Belman-Ford algorithm in 2d Array

Question

I've got a problem with applying a Bellman-Ford algorithm to 2D Array (not to graph)

Input array has m x n dimensions:

           s[1,1] s[1,2] ... s[1,n] -> Exit
           s[2,1] s[2,2] ... s[2,n]
           ...
 Entry ->  s[m,1] s[m,2] ... s[m,n]

And it is room-alike (each entry is a room with s[x,y] cost of enterance). Each room could have also a negative cost, and we have to find cheapest path from Entry to choosen room and to Exit.

For example, we've got this array of rooms and costs:

1   5   6
2  -3   4
5   2  -8

And we want to walk over room [3,2], s[3,2] = 4. We are starting form 5 at [1,3] and must walk over [3,2] before we go to [3,3].

And my question is, what is the best way to implement it in Bellman-Ford algorithm? I know that Dijkstry algorithm will not work becouse of negative cost.

Is for each room from [0, maxHeight] and relax all neighbors correct? Like this:

   for (int i = height-1; i >= 0; --i) {
        for (int j = 0; j < width; ++j) {
            int x = i;
            int y = j;
            if (x > 0) // up
                Relax(x, y, x - 1, y);
            if (y + 1 < width) // right
                Relax(x, y, x, y + 1);
            if (y > 0) // left
                Relax(x, y, x, y - 1);
            if (x + 1 < height) // down
                Relax(x, y, x + 1, y);
        }
    }

But how can I then read a cost to choosen room and from room to exit?

Answer 1

If you know how to move on the graph from an array, you can scroll to additional condition paragraph. Read also next paragraph.

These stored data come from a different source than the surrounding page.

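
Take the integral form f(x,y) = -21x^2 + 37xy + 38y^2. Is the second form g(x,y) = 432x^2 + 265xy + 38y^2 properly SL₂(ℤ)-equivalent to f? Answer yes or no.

D₁ = 4561, D₂ = 4561
river cycle of f (length 214): (38, 39, -20), (-20, 41, 36), (36, 31, -25), (-25, 19, 42), (42, 65, -2), (-2, 67, 9), (9, 59, -30), (-30, 61, 7), (7, 65, -12), (-12, 55, 32), … (204 more)
river cycle of g (length 214): (38, 39, -20), (-20, 41, 36), (36, 31, -25), (-25, 19, 42), (42, 65, -2), (-2, 67, 9), (9, 59, -30), (-30, 61, 7), (7, 65, -12), (-12, 55, 32), … (204 more)
cycles coincide ⇒ equivalent

yes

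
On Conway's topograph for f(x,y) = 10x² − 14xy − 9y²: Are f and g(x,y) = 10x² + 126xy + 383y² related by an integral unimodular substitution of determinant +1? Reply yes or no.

D₁ = 556, D₂ = 556
river cycle of f (length 18): (-9, 14, 10), (10, 6, -13), (-13, 20, 3), (3, 22, -6), (-6, 14, 15), (15, 16, -5), (-5, 14, 18), (18, 22, -1), (-1, 22, 18), (18, 14, -5), … (8 more)
river cycle of g (length 18): (10, 6, -13), (-13, 20, 3), (3, 22, -6), (-6, 14, 15), (15, 16, -5), (-5, 14, 18), (18, 22, -1), (-1, 22, 18), (18, 14, -5), (-5, 16, 15), … (8 more)
cycles coincide ⇒ equivalent

yes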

In fact, you can look at that building like on a graph.

You can see like: (I forgot doors in second line, sorry.)

So, how it is possible to be implement. Ignore for the moment additional condition (visit a particular vertex before leaving).
Weight function:
Let S[][] be an array of entry cost. Notice, that about weight of edge decides only vertex on the end. It has no matter if it's (1, 2) -> (1,3) or (2,3) -> (1, 3). Cost is defined by second vertex. so function may look like:

cost_type cost(vertex v, vertex w) {
    return S[w.y][w.x];
}
//As you can see, first argument is unnecessary.

Edges:
In fact you don't have to keep all edges in some array. You can calculate them in function every time you need. The neighbours for vertex (x, y) are (x+1, y), (x-1, y), (x, y+1), (x, y-1), if that nodes exist. You have to check it, but it's easy. (Check if new_x > 0 && new_x < max_x.) It may look like that:

//Size of matrix is M x N
is_correct(vertex w) {
    if(w.y < 1 || w.y > M || w.x < 1 || w.x > N) {
        return INCORRECT;
    }
    return CORRECT;
}

Generating neighbours can look like:

std::tie(x, y) = std::make_tuple(v.x, v.y);
for(vertex w : {{x+1, y}, {x-1, y}, {x, y+1}, {x, y-1}}) {
    if(is_correct(w) == CORRECT) {//CORRECT may be true
        relax(v, w);
    }
}

I believe, that it shouldn't take extra memory for four edges. If you don't know std::tie, look at cppreference. (Extra variables x, y take more memory, but I believe that it's more readable here. In your code it may not appear.)

Obviously you have to have other 2D array with distance and (if necessary) predecessor, but I think it's clear and I don't have to describe it.

Additional condition:
You want to know cost from enter to exit, but you have to visit some vertex compulsory. Easiest way to calculate it is to calculate cost from enter to compulsory and from compulsory to exit. (There will be two separate calculations.) It will not change big O time. After that you can just add results.

You just have to guarantee that it's impossible to visit exit before compulsory. It's easy, you can just erase outgoing edges from exit by adding extra line in is_correct function, (Then vertex v will be necessary.) or in generating neighbours code fragment.

Now you can implement it basing on wikipedia. You have graph.

Why you shouldn't listen?
Better way is to use Belman Ford Algorithm from other vertex. Notice, that if you know optimal path from A to B, you also know optimal path from B to A. Why? Always you have to pay for last vertex and you don't pay for first, so you can ignore costs of them. Rest is obvious.
Now, if you know that you want to know paths A->B and B->C, you can calculate B->A and B->C using one time BF from node B and reverse path B->A. It's over.
You just have to erase outgoing edges from entry and exit nodes.

However, if you need very fast algorithm, you have to optimize that. But it is for another topic, I think. Also, it looks like no one is interested in hard optimization.
I can quickly add, just that small and easy optimization bases at that, that you can ignore relaxation from correspondingly distant vertices. In array you can calculate distance in easy way, so it's pleasant optimization.
I have not mentioned well know optimization, cause I believe that all of them are in a random course of the web.